Using a 30-60-90 triangle, if b = 12, find c?
I can't seem to get any formulas to work for this. any help would be wonderful.
In a 30-60-90 triangle, the shortest side is half the longest side, because sin(30°)=1/2.
We do not know what a,b and c stand for, namely which one is hypotenuse.
C is hypotenuse
To find the value of side c in a 30-60-90 triangle when side b is given, we can use the ratios of the sides in this special triangle.
In a 30-60-90 triangle, the ratio of the sides is as follows:
- The length of the side opposite the 30-degree angle is equal to half the length of the hypotenuse (c).
- The length of the side opposite the 60-degree angle is equal to the length of the hypotenuse (c) times the square root of 3.
- The length of the hypotenuse (c) is simply the length of the longest side.
Given that side b is 12, it corresponds to the side opposite the 60-degree angle.

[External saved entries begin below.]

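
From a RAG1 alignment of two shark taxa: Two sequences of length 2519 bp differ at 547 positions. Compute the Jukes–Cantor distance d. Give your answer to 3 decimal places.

p = 547/2519 ≈ 0.21715.
d = −(3/4) ln(1 − 4p/3) = −0.75 ln(1 − 0.289533) = −0.75 ln(0.710467)
  = −0.75 × (-0.341833) = 0.256375 substitutions/site.

0.256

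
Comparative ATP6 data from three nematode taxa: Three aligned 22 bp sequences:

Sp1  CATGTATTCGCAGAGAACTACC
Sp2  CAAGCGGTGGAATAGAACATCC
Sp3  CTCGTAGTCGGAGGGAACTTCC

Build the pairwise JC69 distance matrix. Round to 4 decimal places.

d(Sp1,Sp2) = 0.5913, d(Sp1,Sp3) = 0.3390, d(Sp2,Sp3) = 0.5913

Sp1–Sp2: 9/22 sites differ → p ≈ 0.409091, d = −0.75 ln(1 − 0.545455) = 0.591344 ≈ 0.5913.
Sp1–Sp3: 6/22 sites differ → p ≈ 0.272727, d = −0.75 ln(1 − 0.363636) = 0.338988 ≈ 0.3390.
Sp2–Sp3: 9/22 sites differ → p ≈ 0.409091, d = −0.75 ln(1 − 0.545455) = 0.591344 ≈ 0.5913.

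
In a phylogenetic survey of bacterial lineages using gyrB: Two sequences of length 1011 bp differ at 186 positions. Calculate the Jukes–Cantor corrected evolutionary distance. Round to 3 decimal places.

p = 186/1011 ≈ 0.183976.
d = −(3/4) ln(1 − 4p/3) = −0.75 ln(1 − 0.245301) = −0.75 ln(0.754699)
  = −0.75 × (-0.281436) = 0.211077 substitutions/site.

0.211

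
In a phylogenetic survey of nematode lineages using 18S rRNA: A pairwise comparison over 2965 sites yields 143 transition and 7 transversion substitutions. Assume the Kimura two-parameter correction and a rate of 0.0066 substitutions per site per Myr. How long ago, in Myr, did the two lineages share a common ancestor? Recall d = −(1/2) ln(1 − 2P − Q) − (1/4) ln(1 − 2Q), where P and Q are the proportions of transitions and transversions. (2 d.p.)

4.03

P = 143/2965 ≈ 0.048229 and Q = 7/2965 ≈ 0.002361.
Under the Kimura two-parameter model, d = −½ ln(1 − 2P − Q) − ¼ ln(1 − 2Q).
1 − 2P − Q = 0.901181, giving −½ ln(0.901181) = 0.052025.
1 − 2Q = 0.995278, giving −¼ ln(0.995278) = 0.001183.
d = 0.052025 + 0.001183 = 0.053208.
Under a molecular clock d = 2μt, so t = d/(2μ) = 0.053208 / (2 × 0.0066) = 4.03 Myr.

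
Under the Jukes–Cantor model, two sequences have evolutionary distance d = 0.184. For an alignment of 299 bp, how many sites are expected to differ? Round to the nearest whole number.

Invert JC69: p = (3/4)(1 − e^(−4d/3)) = 0.75 × (1 − e^(-0.245333)) = 0.75 × (1 − 0.782444) = 0.163167.
Expected differing sites = pL ≈ 0.163167 × 299 = 48.786933 ≈ 49.

49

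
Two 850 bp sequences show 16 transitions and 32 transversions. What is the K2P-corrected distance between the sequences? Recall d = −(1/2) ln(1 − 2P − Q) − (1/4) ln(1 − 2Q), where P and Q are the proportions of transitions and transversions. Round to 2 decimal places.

0.06

P = 16/850 ≈ 0.018824 and Q = 32/850 ≈ 0.037647.
Under the Kimura two-parameter model, d = −½ ln(1 − 2P − Q) − ¼ ln(1 − 2Q).
1 − 2P − Q = 0.924705, giving −½ ln(0.924705) = 0.039140.
1 − 2Q = 0.924706, giving −¼ ln(0.924706) = 0.019570.
d = 0.039140 + 0.019570 = 0.058710.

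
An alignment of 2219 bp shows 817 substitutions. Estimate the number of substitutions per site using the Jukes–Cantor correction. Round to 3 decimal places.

0.506

p = 817/2219 ≈ 0.368184.
d = −(3/4) ln(1 − 4p/3) = −0.75 ln(1 − 0.490912) = −0.75 ln(0.509088)
  = −0.75 × (-0.675134) = 0.506351 substitutions/site.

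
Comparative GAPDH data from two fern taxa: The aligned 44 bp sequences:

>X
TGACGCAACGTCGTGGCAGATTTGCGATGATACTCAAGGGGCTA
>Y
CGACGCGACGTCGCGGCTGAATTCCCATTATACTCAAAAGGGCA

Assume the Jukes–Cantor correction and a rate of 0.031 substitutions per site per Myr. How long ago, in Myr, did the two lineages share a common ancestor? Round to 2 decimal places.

The sequences differ at 12 of 44 sites, so p = 12/44 ≈ 0.272727.
d = −(3/4) ln(1 − 4p/3) = −0.75 ln(1 − 0.363636) = −0.75 ln(0.636364)
  = −0.75 × (-0.451985) = 0.338989 substitutions/site.
Under a molecular clock d = 2μt, so t = d/(2μ) = 0.338989 / (2 × 0.031) = 5.47 Myr.

5.47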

So, we can write the following equation:
b = c * √3
Substituting the value of b = 12 into the equation, we have:
12 = c * √3
To isolate c, we can divide both sides of the equation by √3:
12 / √3 = c
To rationalize the denominator of √3, we can multiply both the numerator and the denominator by √3:
(12 / √3) * (√3 / √3) = c
(12√3) / 3 = c
4√3 = c
Hence, the value of c in the 30-60-90 triangle, given that b = 12, is 4√3 or approximately 6.928.